Because I love my children and want what’s best for them, I want them to follow God and His Word. Because they are sinners, they will stumble and fall. I need to have grace when they do, not words of harsh judgment. I need to lovingly and firmly point them to the truth of Scripture without shaming them for their actions or bringing up their status as a PK to scold them.

  1. Give them freedom to be kids.

There will always be some people in the church who have ideas or expectations about what a PK should do or not do. These expectations are often unbiblical and legalistic. People sometimes unfairly extend the calling of the pastor onto his children, which is putting extra biblical expectations on these children. They haven’t been called into ministry – their father has. It isn’t their job to minister to the church body – it’s their dad’s job. 

My husband and I do our best to set a good example in this area and set the tone with others at church for what we expect of our children. We expect obedience because that is their job as our children, as we see in Ephesians 6:1, “Children, obey your parents in the Lord, for this is right.”

However, we try not to expect our kids to do certain things or act certain ways just because their dad is the pastor. When my introverted son is hanging out with his dad early on a Sunday morning and a parishioner tries to get a handshake from him, my husband does not force him to “be friendly” and shake hands just because he’s the pastor’s kid. Our son has the freedom to be shy and not talk to adults he doesn’t know very well. He has the freedom to just be a kid tagging along with his dad, and not be a mini pastor.

It can be tempting to yield to the pressure of other people’s expectations, especially since how they view our children can affect how they view my husband and his role as pastor. I often have to remind myself that we answer to God for our parenting, not people. This idea of remembering that I answer to God and not man is something that flows through Scripture in verses like Psalm 56:11, “in God I trust; I shall not be afraid. What can man do to me?” (See also Ps. 27:1, 56:4, 118:6; Is. 51:12; Heb. 13:6; and Rom. 8:31.)

  1. Foster heart over performance.

There is a temptation, especially in the current climate of Facebook and other social media platforms, to put our kids on display. Whether we want to live life vicariously through them or just show off how amazing they are to anyone who will listen, the struggle is real, and pastors and their families aren’t exempt! “Did you hear about how many Bible verses Junior memorized last week? It’s amazing! He must take after his daddy!”

I don’t think there is anything wrong with us being happy about our children doing well, wanting to encourage them, and sharing the joy of a job well done. But we need to be careful that we don’t allow that to turn into an obsession with how our kids perform. My son could say 20 Bible verses about showing kindness to one another but then go home and yell at his brother. If I simply praise his Bible memorization but don’t address the lack of kindness in his heart, what has he learned?

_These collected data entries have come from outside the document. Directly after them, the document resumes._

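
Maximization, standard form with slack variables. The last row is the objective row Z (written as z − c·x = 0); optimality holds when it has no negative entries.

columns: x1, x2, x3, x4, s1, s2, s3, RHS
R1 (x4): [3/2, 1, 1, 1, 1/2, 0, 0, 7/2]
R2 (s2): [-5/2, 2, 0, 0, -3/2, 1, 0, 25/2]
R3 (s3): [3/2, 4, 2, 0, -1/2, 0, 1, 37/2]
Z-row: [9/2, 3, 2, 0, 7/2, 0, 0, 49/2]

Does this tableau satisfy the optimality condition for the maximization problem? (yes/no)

Every Z-row coefficient is ≥ 0, so the tableau is optimal.

yes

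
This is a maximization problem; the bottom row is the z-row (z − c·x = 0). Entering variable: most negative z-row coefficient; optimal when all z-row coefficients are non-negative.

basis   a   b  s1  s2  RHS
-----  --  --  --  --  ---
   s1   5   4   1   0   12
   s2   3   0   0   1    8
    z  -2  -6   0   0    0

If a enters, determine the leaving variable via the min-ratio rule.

s1

Column a entries and ratios — s1: 12/5 = 12/5; s2: 8/3 = 8/3.
Smallest ratio is 12/5 in the row of s1, so s1 leaves.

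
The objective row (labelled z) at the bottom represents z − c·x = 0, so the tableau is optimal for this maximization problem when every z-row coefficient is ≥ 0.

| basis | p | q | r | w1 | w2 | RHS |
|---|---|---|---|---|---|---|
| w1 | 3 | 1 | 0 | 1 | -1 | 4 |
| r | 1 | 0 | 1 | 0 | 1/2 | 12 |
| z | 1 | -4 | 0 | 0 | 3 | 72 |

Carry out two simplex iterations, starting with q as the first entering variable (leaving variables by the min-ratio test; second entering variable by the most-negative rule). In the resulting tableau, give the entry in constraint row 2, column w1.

Ratio test on column q — row 1: 4/1 = 4; row 2: entry 0 ≤ 0. Minimum is 4 at row 1 (w1 leaves); pivot element 1.
Divide row 1 by 1; eliminate column q from the other rows.
Second iteration: most negative z-row entry is -1 in column w2, so w2 enters.
Ratio test on column w2 — row 1: entry -1 ≤ 0; row 2: 12/(1/2) = 24. Minimum is 24 at row 2 (r leaves); pivot element 1/2.
Divide row 2 by 1/2; eliminate column w2 from the other rows.
After both pivots, the entry at constraint row 2, column w1 is 0.

0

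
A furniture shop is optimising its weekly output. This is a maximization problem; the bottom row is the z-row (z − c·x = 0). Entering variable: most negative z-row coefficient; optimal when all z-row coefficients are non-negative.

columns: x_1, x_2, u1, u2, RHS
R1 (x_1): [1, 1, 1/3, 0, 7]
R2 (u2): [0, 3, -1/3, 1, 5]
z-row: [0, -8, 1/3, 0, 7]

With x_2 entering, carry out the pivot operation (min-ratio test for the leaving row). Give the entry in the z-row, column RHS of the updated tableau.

61/3

Ratio test on column x_2 — row 1: 7/1 = 7; row 2: 5/3 = 5/3. Minimum is 5/3 at row 2 (u2 leaves); pivot element 3.
Divide row 2 by 3; eliminate column x_2 from the other rows.
z-row update in column RHS: 7 − (-8)·(5/3) = 61/3.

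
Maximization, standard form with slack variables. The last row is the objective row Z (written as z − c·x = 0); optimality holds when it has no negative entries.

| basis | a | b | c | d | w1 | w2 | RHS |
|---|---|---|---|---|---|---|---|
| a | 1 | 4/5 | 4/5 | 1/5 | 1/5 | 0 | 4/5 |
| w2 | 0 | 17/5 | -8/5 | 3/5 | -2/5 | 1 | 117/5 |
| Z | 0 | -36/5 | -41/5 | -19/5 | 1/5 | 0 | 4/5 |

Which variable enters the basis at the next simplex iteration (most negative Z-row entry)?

c

Negative Z-row entries: b: -36/5, c: -41/5, d: -19/5.
The most negative is -41/5 in column c, so c enters.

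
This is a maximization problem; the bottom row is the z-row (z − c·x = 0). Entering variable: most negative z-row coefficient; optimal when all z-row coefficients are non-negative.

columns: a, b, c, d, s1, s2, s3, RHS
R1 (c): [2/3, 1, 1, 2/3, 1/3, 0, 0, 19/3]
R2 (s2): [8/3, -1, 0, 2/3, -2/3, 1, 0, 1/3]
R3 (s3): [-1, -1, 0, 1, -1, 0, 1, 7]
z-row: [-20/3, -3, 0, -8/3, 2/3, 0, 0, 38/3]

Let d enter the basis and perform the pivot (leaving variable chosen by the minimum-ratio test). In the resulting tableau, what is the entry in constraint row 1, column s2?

Ratio test on column d — row 1: (19/3)/(2/3) = 19/2; row 2: (1/3)/(2/3) = 1/2; row 3: 7/1 = 7. Minimum is 1/2 at row 2 (s2 leaves); pivot element 2/3.
Divide row 2 by 2/3; eliminate column d from the other rows.
Row 1 update in column s2: 0 − (2/3)·(3/2) = -1.

-1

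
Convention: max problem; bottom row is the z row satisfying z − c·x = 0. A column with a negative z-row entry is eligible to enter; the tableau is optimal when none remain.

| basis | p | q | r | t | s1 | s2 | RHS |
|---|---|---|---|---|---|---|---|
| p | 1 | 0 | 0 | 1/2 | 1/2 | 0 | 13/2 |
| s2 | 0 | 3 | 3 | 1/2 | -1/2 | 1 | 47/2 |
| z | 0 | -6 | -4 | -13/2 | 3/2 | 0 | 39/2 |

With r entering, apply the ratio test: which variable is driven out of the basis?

Column r entries and ratios — p: 0 ≤ 0, skip; s2: (47/2)/3 = 47/6.
Smallest ratio is 47/6 in the row of s2, so s2 leaves.

s2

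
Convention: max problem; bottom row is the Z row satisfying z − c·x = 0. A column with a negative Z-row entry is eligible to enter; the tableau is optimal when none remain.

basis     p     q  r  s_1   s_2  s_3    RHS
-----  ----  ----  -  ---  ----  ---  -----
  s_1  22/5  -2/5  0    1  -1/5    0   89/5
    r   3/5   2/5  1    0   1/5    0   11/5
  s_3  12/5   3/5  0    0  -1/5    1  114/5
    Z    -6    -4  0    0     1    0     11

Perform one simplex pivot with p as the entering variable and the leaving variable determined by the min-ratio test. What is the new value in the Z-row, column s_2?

3

Ratio test on column p — row 1: (89/5)/(22/5) = 89/22; row 2: (11/5)/(3/5) = 11/3; row 3: (114/5)/(12/5) = 19/2. Minimum is 11/3 at row 2 (r leaves); pivot element 3/5.
Divide row 2 by 3/5; eliminate column p from the other rows.
Z-row update in column s_2: 1 − (-6)·(1/3) = 3.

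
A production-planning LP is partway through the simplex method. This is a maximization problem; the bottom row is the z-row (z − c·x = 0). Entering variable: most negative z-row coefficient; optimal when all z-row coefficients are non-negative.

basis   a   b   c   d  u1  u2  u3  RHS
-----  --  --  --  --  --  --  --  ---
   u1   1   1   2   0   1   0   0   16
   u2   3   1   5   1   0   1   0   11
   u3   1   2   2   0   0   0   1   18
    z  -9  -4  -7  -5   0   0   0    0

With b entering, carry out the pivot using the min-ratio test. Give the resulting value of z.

Ratio test on column b — row 1: 16/1 = 16; row 2: 11/1 = 11; row 3: 18/2 = 9. Minimum is 9 at row 3 (u3 leaves); pivot element 2.
Pivot on row 3; the z-row RHS becomes 0 − (-4)·9 = 36.

36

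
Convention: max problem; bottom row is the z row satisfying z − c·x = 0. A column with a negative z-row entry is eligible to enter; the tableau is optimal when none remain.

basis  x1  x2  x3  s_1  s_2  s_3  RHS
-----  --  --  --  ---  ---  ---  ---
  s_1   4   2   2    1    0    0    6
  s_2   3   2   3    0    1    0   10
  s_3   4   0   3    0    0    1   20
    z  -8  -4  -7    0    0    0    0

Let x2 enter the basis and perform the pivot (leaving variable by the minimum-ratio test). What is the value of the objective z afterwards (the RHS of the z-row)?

12

Ratio test on column x2 — row 1: 6/2 = 3; row 2: 10/2 = 5; row 3: entry 0 ≤ 0. Minimum is 3 at row 1 (s_1 leaves); pivot element 2.
Pivot on row 1; the z-row RHS becomes 0 − (-4)·3 = 12.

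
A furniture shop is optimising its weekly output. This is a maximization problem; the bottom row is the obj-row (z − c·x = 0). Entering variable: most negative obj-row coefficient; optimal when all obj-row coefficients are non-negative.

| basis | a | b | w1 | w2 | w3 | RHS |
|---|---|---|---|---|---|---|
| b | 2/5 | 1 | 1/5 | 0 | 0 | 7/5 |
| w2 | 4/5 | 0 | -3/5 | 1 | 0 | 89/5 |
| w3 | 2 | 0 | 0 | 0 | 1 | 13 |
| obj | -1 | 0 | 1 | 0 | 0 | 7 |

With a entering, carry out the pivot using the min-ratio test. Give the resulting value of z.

Ratio test on column a — row 1: (7/5)/(2/5) = 7/2; row 2: (89/5)/(4/5) = 89/4; row 3: 13/2 = 13/2. Minimum is 7/2 at row 1 (b leaves); pivot element 2/5.
Pivot on row 1; the obj-row RHS becomes 7 − (-1)·(7/2) = 21/2.

21/2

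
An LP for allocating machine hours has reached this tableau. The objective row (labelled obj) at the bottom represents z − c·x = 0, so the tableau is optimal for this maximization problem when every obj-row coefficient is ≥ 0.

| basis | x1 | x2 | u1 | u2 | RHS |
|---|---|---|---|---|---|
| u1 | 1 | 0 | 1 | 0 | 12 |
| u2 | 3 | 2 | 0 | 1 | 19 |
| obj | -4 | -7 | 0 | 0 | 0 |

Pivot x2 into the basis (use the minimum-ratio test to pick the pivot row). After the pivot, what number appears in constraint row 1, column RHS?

Ratio test on column x2 — row 1: entry 0 ≤ 0; row 2: 19/2 = 19/2. Minimum is 19/2 at row 2 (u2 leaves); pivot element 2.
Divide row 2 by 2; eliminate column x2 from the other rows.
Row 1 update in column RHS: 12 − 0·(19/2) = 12.

12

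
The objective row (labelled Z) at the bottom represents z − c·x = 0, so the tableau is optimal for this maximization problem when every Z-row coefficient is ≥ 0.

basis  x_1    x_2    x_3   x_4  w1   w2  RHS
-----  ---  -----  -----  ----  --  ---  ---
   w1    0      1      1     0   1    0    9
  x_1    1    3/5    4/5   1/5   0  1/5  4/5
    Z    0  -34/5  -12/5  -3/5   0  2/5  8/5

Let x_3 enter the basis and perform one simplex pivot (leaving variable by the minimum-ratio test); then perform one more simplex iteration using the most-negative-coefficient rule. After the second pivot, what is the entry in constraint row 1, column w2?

-1/3

Ratio test on column x_3 — row 1: 9/1 = 9; row 2: (4/5)/(4/5) = 1. Minimum is 1 at row 2 (x_1 leaves); pivot element 4/5.
Divide row 2 by 4/5; eliminate column x_3 from the other rows.
Second iteration: most negative Z-row entry is -5 in column x_2, so x_2 enters.
Ratio test on column x_2 — row 1: 8/(1/4) = 32; row 2: 1/(3/4) = 4/3. Minimum is 4/3 at row 2 (x_3 leaves); pivot element 3/4.
Divide row 2 by 3/4; eliminate column x_2 from the other rows.
After both pivots, the entry at constraint row 1, column w2 is -1/3.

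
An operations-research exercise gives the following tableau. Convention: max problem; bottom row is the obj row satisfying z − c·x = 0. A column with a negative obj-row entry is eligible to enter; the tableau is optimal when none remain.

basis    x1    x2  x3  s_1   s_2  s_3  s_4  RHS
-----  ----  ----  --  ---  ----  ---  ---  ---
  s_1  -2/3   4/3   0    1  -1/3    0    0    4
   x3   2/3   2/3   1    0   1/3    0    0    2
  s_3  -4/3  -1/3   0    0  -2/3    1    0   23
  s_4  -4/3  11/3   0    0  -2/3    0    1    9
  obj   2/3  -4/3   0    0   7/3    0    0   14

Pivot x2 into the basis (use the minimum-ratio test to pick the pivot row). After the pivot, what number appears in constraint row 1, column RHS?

Ratio test on column x2 — row 1: 4/(4/3) = 3; row 2: 2/(2/3) = 3; row 3: entry -1/3 ≤ 0; row 4: 9/(11/3) = 27/11. Minimum is 27/11 at row 4 (s_4 leaves); pivot element 11/3.
Divide row 4 by 11/3; eliminate column x2 from the other rows.
Row 1 update in column RHS: 4 − (4/3)·(27/11) = 8/11.

8/11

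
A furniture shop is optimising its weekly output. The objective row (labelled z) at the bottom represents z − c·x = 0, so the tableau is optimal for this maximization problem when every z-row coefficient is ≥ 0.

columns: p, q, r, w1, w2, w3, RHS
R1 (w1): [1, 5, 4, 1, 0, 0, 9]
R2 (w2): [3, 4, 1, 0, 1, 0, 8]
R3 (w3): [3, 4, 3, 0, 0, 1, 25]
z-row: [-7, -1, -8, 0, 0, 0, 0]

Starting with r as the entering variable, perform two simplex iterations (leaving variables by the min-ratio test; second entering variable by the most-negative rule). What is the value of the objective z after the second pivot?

313/11

Ratio test on column r — row 1: 9/4 = 9/4; row 2: 8/1 = 8; row 3: 25/3 = 25/3. Minimum is 9/4 at row 1 (w1 leaves); pivot element 4.
Pivot on row 1; the z-row RHS becomes 0 − (-8)·(9/4) = 18.
Next entering variable (most negative z-row entry -5): p.
Ratio test on column p — row 1: (9/4)/(1/4) = 9; row 2: (23/4)/(11/4) = 23/11; row 3: (73/4)/(9/4) = 73/9. Minimum is 23/11 at row 2 (w2 leaves); pivot element 11/4.
After the second pivot the z-row RHS is 18 − (-5)·(23/11) = 313/11.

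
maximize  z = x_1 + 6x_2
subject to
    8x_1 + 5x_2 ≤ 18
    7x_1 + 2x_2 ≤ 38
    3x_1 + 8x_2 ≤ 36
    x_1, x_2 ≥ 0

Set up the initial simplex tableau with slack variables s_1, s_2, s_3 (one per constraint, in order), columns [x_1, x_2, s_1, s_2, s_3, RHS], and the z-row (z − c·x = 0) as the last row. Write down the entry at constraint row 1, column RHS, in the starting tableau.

18

The RHS of constraint 1 is b_1 = 18.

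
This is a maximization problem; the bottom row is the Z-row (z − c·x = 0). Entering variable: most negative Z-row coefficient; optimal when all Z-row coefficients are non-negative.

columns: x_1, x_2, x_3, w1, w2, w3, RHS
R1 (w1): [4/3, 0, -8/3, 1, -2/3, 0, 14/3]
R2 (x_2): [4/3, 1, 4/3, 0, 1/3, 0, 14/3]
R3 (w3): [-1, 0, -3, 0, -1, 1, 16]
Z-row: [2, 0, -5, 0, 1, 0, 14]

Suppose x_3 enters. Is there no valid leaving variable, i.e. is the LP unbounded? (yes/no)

no

Column x_3 has positive entries in row(s) 2, so the ratio test bounds it — not unbounded.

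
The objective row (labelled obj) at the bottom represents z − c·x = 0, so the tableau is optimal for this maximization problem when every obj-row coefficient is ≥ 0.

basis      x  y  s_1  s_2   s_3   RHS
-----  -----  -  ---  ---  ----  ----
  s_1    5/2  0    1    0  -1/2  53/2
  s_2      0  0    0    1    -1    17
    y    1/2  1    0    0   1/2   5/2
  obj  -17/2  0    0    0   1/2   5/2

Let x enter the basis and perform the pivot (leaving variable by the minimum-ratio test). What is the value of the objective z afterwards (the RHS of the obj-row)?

45

Ratio test on column x — row 1: (53/2)/(5/2) = 53/5; row 2: entry 0 ≤ 0; row 3: (5/2)/(1/2) = 5. Minimum is 5 at row 3 (y leaves); pivot element 1/2.
Pivot on row 3; the obj-row RHS becomes 5/2 − (-17/2)·5 = 45.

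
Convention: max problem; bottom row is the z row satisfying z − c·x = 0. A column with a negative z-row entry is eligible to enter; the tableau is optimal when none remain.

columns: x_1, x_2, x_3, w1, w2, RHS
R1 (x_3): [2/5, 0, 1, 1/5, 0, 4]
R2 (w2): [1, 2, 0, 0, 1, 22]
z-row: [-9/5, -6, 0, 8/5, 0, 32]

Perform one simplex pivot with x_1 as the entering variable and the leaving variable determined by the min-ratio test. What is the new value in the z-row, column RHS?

50

Ratio test on column x_1 — row 1: 4/(2/5) = 10; row 2: 22/1 = 22. Minimum is 10 at row 1 (x_3 leaves); pivot element 2/5.
Divide row 1 by 2/5; eliminate column x_1 from the other rows.
z-row update in column RHS: 32 − (-9/5)·10 = 50.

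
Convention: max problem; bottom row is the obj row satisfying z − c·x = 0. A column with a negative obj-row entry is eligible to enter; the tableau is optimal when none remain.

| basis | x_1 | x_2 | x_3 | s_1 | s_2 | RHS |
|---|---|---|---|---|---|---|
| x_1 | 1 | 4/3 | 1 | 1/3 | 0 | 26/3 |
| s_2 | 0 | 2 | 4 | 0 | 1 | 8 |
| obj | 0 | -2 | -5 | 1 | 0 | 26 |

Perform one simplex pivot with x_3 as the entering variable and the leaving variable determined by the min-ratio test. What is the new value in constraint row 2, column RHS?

2

Ratio test on column x_3 — row 1: (26/3)/1 = 26/3; row 2: 8/4 = 2. Minimum is 2 at row 2 (s_2 leaves); pivot element 4.
Divide row 2 by 4; eliminate column x_3 from the other rows.
In the new row 2, the RHS entry is the old entry divided by the pivot: 8/4 = 2.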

I need to be more concerned with what he is learning about who God is and how that affects his daily life, seeking to foster true life application, than about how many Bible questions he can answer. 1 Samuel 16:7 says, “For the Lord sees not as man sees: man looks on the outward appearance, but the Lord looks on the heart.”

In order to foster my children’s hearts, I need to seize every opportunity to point them to Christ. Day in and day out, I need to work with them to understand what the verses and the stories they know so well mean and how that affects me personally and them personally. 

As I sat on the steps comforting my bleeding thrill-seeker, I was grateful for the freedom my PKs have to just be kids, even if it means making poor decisions. I’m grateful for a gracious God Who models gracious parenting for us, and I pray that He will give my husband and me the wisdom we need each day to faithfully raise our precious PKs.